De nombreuses publications s’appuient sur les travaux fondamentaux des économistes américains Joseph Stiglitz et Andrew Weiss selon lesquels l’asymétrie d’information peut conduire à un rationnement du crédit et donc à un niveau d’investissement sous-optimal. Ces conclusions ont été à la base d’un grand nombre de mesures visant à améliorer l’accès au financement et, actuellement, pour éviter la liquidation de très nombreuses entreprises.
Les entrepreneurs limitent eux-mêmes leur recours aux emprunts
Cependant, les économistes ont récemment commencé à mieux comprendre l’importance du rationnement du crédit du côté de la demande, et non plus seulement du côté de l’offre. Dans bien des cas, ce ne sont pas les prêteurs qui refusent d’accorder des crédits, mais les entrepreneurs eux-mêmes qui limitent volontairement le recours aux emprunts, maintenant ainsi l’entreprise à un niveau d’investissement sous-optimal. Ce phénomène semble loin d’être négligeable.
Selon les études, on observe qu’entre 8 % et 20 % d’emprunteurs potentiels en Grande-Bretagne et en France, et jusqu’à 44 % dans certains pays en développement, ne postulent jamais pour un crédit dont ils auraient pourtant besoin. Ce problème augmente pendant des crises économiques. Les chercheurs estiment qu’à peu près la moitié des PME britanniques, pendant la crise financière de 2008, auraient obtenu des prêts s’ils en avaient fait la demande. Le sous-investissement résultant de ce découragement des emprunteurs se chiffrait alors en milliards de livres.

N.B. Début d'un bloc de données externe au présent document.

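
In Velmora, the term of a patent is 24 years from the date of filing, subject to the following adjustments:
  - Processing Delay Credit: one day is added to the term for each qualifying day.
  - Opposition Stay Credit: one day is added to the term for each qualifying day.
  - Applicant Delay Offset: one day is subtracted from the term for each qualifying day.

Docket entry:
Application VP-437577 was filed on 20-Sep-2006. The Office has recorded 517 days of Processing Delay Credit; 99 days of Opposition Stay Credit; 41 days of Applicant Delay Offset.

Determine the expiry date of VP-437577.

Base term: filing date + 24 years → 20 September 2030.
Processing Delay Credit: +517 days → 19 February 2032.
Opposition Stay Credit: +99 days → 28 May 2032.
Applicant Delay Offset: −41 days → 17 April 2032.

2032-04-17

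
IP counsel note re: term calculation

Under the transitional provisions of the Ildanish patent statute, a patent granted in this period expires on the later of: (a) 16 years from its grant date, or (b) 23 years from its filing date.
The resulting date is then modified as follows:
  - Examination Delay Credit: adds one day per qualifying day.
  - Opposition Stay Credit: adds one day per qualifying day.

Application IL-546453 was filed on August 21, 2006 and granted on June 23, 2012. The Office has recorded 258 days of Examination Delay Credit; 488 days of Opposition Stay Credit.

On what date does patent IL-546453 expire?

September 6, 2031

(a) grant + 16 years → 23 June 2028.
(b) filing + 23 years → 21 August 2029.
Later of the two: 21 August 2029.
Examination Delay Credit: +258 days → 6 May 2030.
Opposition Stay Credit: +488 days → 6 September 2031.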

Avec la crise actuelle, l’autorationnement du crédit limitera les effets des mesures visant à améliorer l’offre de financement. Les PME qui s’autorationnent réduiront leur activité économique, ce qui entraînera des retombées négatives pour d’autres entreprises. Dans les cas extrêmes, les entreprises sous-financées échoueront pendant ou après la crise, puis provoqueront la défaillance des entreprises auxquelles elles sont reliées par la chaîne d’approvisionnement. Ces externalités peuvent entraîner l’interruption de chaînes d’approvisionnement entières, et engendrer une détresse économique importante.